Reprinted from the Journal Trifid No. 3/2005:
ANDREJ PAVLOVIČ*1), ELENA MASAROVIČOVÁ, JÁN HUDÁK
Department of Plant Physiology, Faculty of Natural Sciences, Comenius University in Bratislava, Mlynská dolina, SK-842 15, Bratislava, the Slovak Republic.
*author for correspondence (anpa@pobox.sk)

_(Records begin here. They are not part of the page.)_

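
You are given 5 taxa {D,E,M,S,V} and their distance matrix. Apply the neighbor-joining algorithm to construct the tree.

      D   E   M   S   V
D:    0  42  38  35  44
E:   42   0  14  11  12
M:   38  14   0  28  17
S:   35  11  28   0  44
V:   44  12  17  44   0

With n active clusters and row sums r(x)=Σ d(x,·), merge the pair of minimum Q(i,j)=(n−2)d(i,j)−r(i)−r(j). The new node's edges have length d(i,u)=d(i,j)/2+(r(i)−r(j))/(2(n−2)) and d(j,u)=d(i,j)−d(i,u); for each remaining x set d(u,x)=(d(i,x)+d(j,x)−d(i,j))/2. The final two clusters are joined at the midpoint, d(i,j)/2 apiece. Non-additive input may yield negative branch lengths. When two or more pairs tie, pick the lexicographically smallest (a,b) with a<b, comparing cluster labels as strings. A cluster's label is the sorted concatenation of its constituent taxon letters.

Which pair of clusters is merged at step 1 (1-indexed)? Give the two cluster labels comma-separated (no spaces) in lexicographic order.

D,S

1. join D+S (d=35, Q=-172) ⇒ DS; edges |D|=73/3, |S|=32/3
  updated: d(DS,E)=9, d(DS,M)=31/2, d(DS,V)=53/2
2. join DS+E (d=9, Q=-68) ⇒ DES; edges |DS|=17/2, |E|=1/2
  updated: d(DES,M)=41/4, d(DES,V)=59/4
3. join DES+M (d=41/4, Q=-42) ⇒ DEMS; edges |DES|=4, |M|=25/4
  updated: d(DEMS,V)=43/4
4. join DEMS+V (d=43/4) ⇒ DEMSV; edges |DEMS|=43/8, |V|=43/8
final tree: ((((D:73/3,S:32/3):17/2,E:1/2):4,M:25/4):43/8,V:43/8)
total length: 65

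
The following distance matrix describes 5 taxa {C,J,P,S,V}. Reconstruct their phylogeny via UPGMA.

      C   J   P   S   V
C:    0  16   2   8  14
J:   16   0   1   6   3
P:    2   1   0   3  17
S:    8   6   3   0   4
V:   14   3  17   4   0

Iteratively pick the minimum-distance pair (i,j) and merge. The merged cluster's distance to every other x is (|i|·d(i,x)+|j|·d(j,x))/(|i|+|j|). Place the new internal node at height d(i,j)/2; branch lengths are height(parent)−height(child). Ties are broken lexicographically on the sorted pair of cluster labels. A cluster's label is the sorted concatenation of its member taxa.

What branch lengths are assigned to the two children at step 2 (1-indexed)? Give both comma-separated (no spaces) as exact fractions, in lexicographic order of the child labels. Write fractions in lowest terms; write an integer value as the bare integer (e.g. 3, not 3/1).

2,2

1. join J+P (d=1) ⇒ JP; edges |J|=1/2, |P|=1/2
  updated: d(C,JP)=9, d(JP,S)=9/2, d(JP,V)=10
2. join S+V (d=4) ⇒ SV; edges |S|=2, |V|=2
  updated: d(C,SV)=11, d(JP,SV)=29/4
3. join JP+SV (d=29/4) ⇒ JPSV; edges |JP|=25/8, |SV|=13/8
  updated: d(C,JPSV)=10
4. join C+JPSV (d=10) ⇒ CJPSV; edges |C|=5, |JPSV|=11/8
final tree: (C:5,((J:1/2,P:1/2):25/8,(S:2,V:2):13/8):11/8)
total length: 129/8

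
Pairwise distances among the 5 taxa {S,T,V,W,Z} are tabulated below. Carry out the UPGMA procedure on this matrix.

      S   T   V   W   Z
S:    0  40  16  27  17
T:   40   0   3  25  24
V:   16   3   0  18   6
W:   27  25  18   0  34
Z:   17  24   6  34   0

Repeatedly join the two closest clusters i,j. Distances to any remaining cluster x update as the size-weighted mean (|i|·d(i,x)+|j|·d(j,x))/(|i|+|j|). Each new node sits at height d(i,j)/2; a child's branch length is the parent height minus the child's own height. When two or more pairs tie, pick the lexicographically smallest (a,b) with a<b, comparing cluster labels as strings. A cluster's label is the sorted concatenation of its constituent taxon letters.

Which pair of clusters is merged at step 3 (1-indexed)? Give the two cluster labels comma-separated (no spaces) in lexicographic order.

iteration 1: select T,V (d=3); attach at lengths (3/2, 3/2); label the merged cluster TV
  updated: d(S,TV)=28, d(TV,W)=43/2, d(TV,Z)=15
iteration 2: select TV,Z (d=15); attach at lengths (6, 15/2); label the merged cluster TVZ
  updated: d(S,TVZ)=73/3, d(TVZ,W)=77/3
iteration 3: select S,TVZ (d=73/3); attach at lengths (73/6, 14/3); label the merged cluster STVZ
  updated: d(STVZ,W)=26
iteration 4: select STVZ,W (d=26); attach at lengths (5/6, 13); label the merged cluster STVWZ
final tree: ((S:73/6,((T:3/2,V:3/2):6,Z:15/2):14/3):5/6,W:13)
total length: 283/6

S,TVZ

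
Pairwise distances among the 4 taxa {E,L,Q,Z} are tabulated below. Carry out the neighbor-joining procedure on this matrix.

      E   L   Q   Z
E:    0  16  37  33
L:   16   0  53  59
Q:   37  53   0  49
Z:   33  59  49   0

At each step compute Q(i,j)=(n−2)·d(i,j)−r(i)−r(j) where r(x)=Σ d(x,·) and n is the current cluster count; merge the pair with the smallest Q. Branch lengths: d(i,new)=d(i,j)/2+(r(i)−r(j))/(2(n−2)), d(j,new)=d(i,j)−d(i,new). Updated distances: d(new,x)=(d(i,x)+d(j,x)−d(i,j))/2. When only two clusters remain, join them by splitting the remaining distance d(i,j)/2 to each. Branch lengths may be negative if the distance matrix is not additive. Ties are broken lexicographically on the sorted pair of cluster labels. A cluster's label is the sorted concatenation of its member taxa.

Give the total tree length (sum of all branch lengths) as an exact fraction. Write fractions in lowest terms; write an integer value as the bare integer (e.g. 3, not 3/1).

78

step 1: merge (E,L) at d=16, Q=-182; branch lengths E→-5/2, L→37/2; new cluster EL
  updated: d(EL,Q)=37, d(EL,Z)=38
step 2: merge (EL,Q) at d=37, Q=-124; branch lengths EL→13, Q→24; new cluster ELQ
  updated: d(ELQ,Z)=25
step 3: merge (ELQ,Z) at d=25; branch lengths ELQ→25/2, Z→25/2; new cluster ELQZ
final tree: (((E:-5/2,L:37/2):13,Q:24):25/2,Z:25/2)
total length: 78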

According to Givnish’s cost/benefit model of carnivory, carnivorous plants are restricted to environments with abundant supply of water and light but poor in nutrients. In other environments, the cost of producing traps would exceed the benefits gained from prey. From photosynthetic point of view, cost represents extra energy requirement for respiration of carnivorous organs. Benefit is increased supply of nutrients, mainly nitrogen. If water and light are in a short supply or nutrients are abundand, carnivorous plants give up carnivory temporarily. Nepenthes is Asian pitcher plants which leaves are composed of assimilation part and trapping pitcher. This allow us to make a direct comparison between assimilation part and carnivorous trapping pitcher and to understand which features are involved in carnivorous syndrome. This was not able in former studies in Drosera, Pinguicula and Darlingtonia in which the entire shoot is photosynthetic and captured organs.

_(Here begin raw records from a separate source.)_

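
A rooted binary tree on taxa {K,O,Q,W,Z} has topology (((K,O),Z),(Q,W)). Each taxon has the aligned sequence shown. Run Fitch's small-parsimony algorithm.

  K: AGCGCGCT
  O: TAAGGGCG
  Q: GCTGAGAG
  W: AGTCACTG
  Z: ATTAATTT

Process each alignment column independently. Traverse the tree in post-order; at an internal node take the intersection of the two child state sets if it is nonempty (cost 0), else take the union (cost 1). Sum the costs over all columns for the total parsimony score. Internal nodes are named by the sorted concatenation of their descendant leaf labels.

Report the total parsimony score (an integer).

[col 0] KO: children K:{A}, O:{T} ∪→ {A,T}; cost 1
[col 0] KOZ: children KO:{A,T}, Z:{A} ∩→ {A}; cost 0
[col 0] QW: children Q:{G}, W:{A} ∪→ {A,G}; cost 1
[col 0] KOQWZ: children KOZ:{A}, QW:{A,G} ∩→ {A}; cost 0
[col 1] KO: children K:{G}, O:{A} ∪→ {A,G}; cost 1
[col 1] KOZ: children KO:{A,G}, Z:{T} ∪→ {A,G,T}; cost 1
[col 1] QW: children Q:{C}, W:{G} ∪→ {C,G}; cost 1
[col 1] KOQWZ: children KOZ:{A,G,T}, QW:{C,G} ∩→ {G}; cost 0
[col 2] KO: children K:{C}, O:{A} ∪→ {A,C}; cost 1
[col 2] KOZ: children KO:{A,C}, Z:{T} ∪→ {A,C,T}; cost 1
[col 2] QW: children Q:{T}, W:{T} ∩→ {T}; cost 0
[col 2] KOQWZ: children KOZ:{A,C,T}, QW:{T} ∩→ {T}; cost 0
[col 3] KO: children K:{G}, O:{G} ∩→ {G}; cost 0
[col 3] KOZ: children KO:{G}, Z:{A} ∪→ {A,G}; cost 1
[col 3] QW: children Q:{G}, W:{C} ∪→ {C,G}; cost 1
[col 3] KOQWZ: children KOZ:{A,G}, QW:{C,G} ∩→ {G}; cost 0
[col 4] KO: children K:{C}, O:{G} ∪→ {C,G}; cost 1
[col 4] KOZ: children KO:{C,G}, Z:{A} ∪→ {A,C,G}; cost 1
[col 4] QW: children Q:{A}, W:{A} ∩→ {A}; cost 0
[col 4] KOQWZ: children KOZ:{A,C,G}, QW:{A} ∩→ {A}; cost 0
[col 5] KO: children K:{G}, O:{G} ∩→ {G}; cost 0
[col 5] KOZ: children KO:{G}, Z:{T} ∪→ {G,T}; cost 1
[col 5] QW: children Q:{G}, W:{C} ∪→ {C,G}; cost 1
[col 5] KOQWZ: children KOZ:{G,T}, QW:{C,G} ∩→ {G}; cost 0
[col 6] KO: children K:{C}, O:{C} ∩→ {C}; cost 0
[col 6] KOZ: children KO:{C}, Z:{T} ∪→ {C,T}; cost 1
[col 6] QW: children Q:{A}, W:{T} ∪→ {A,T}; cost 1
[col 6] KOQWZ: children KOZ:{C,T}, QW:{A,T} ∩→ {T}; cost 0
[col 7] KO: children K:{T}, O:{G} ∪→ {G,T}; cost 1
[col 7] KOZ: children KO:{G,T}, Z:{T} ∩→ {T}; cost 0
[col 7] QW: children Q:{G}, W:{G} ∩→ {G}; cost 0
[col 7] KOQWZ: children KOZ:{T}, QW:{G} ∪→ {G,T}; cost 1
per-site changes: [2, 3, 2, 2, 2, 2, 2, 2]; total = 17

17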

Nepenthes alata and Nepentes mirabilis were grown under greenhouse conditions in moss without fertilizer. We measured the rate of photosynthesis (PN) and respiration (RD) gasometrically in assimilation leaves and pitchers. Assimilation pigment concentration was determined spectrophotometrically, N, C and H concentration using CHN-method. Samples for light and electron microscopy were fixed in glutaraldehyde and OsO4 and were embadded in Durcupan and double stained with toulidine blue and basic fuchsin (light microscopy) and uranyl acetate and lead citrate (transmission electron microscopy). Stomata density was determined using microrelief method. To evaluate the significance of obtained data Student’s t-test was used.
PN of assimilation leaves (PNleaf) ranged 34.8–53.0 in N. alata and 16.3–40.6 nmol CO2 g-1 d.w. s-1 in N. mirabilis and pitcher (PNpitcher) ranged -6.2–0.0 (CO2 was emitted) in N. alata and -3.2–(+)4.4 nmol CO2 g-1 d.w. s-1 in N. mirabilis at 300 μmol.m-2.s-1 PAR, 25°C and 660 mg CO2 m-3. The RDleaf of N. alata was significantly higher than RDpitcher. On the contrary, N. mirabilis had higher RDpitcher. Lower PNleaf in N. mirabilis is probably due to lower nitrogen concentration in the leaf. In comparison with non-carnivorous plants we can conclude that PN is lower and the pitchers represent the cost for plant. PN at different irradiance revealed, that at low light intensity (60 μmol.m-2.s-1 PAR) more CO2 is emitted through RDpitcher + RDleaf – PNpitcher than assimilate by PNleaf and carnivory does not pay. PNleaf increased with leaf possition number such that youngest leaves carrying the pitcher had PNleaf once that of older leaf without pitcher.
We found a set of characteristics that are involved in low assimilation capacity of traps. First, five times lower assimilation pigment concentration (chla, chlb, carotenoids) as well as lower nitrogen concentration in the pitcher, although H and C concentration do not differ significantly. Abaxial side of assimilation leaf has app. 10 times (N. alata) and 200 times (N. mirabilis) higher stomata density than the pitcher. This result in lower stomatal conductance for CO2 in the pitcher. Similarly, we can predict lower mesophyll conductance in the pitcher, because mesophyll is compact and has a very low proportion of intercellular spaces without palisade and spongious parenchyma in the mesophyll. On the contrary, mesophyll of assimilation leaf is composed of palisade layer with numerous chloroplasts and spongious parenchyma with a well developed intercellular spaces. Chloroplasts in both tissue has well developed grana with numerous plastoglobuli and differences in mesophyll chloroplasts between pitcher and assimilation leaf are rather quantitative than qualitative character.
We predict, that some of the characteristics, that make photosynthesis inefficient, may be responsible for carnivorous function in nutrient poor habitat. Compact mesophyll may provide better symplastic transport for water with enzymes into the pitcher as well as better transport for nutrients obtained from prey. Apoplastic barriers were found beneath digestive glands – analogy of Casparian strip in root endodermis (using flourescencemicroscopy). Very low stomata density is probably consequence of low assimilation capacity of pitcher, because respiration delivers sufficiency CO2 for PN and thus pitcher is less dependent on atmosferic CO2 concentration as well as transpiration is not favoured in traps, because water is secreted into the pitcher as a digestive fluid.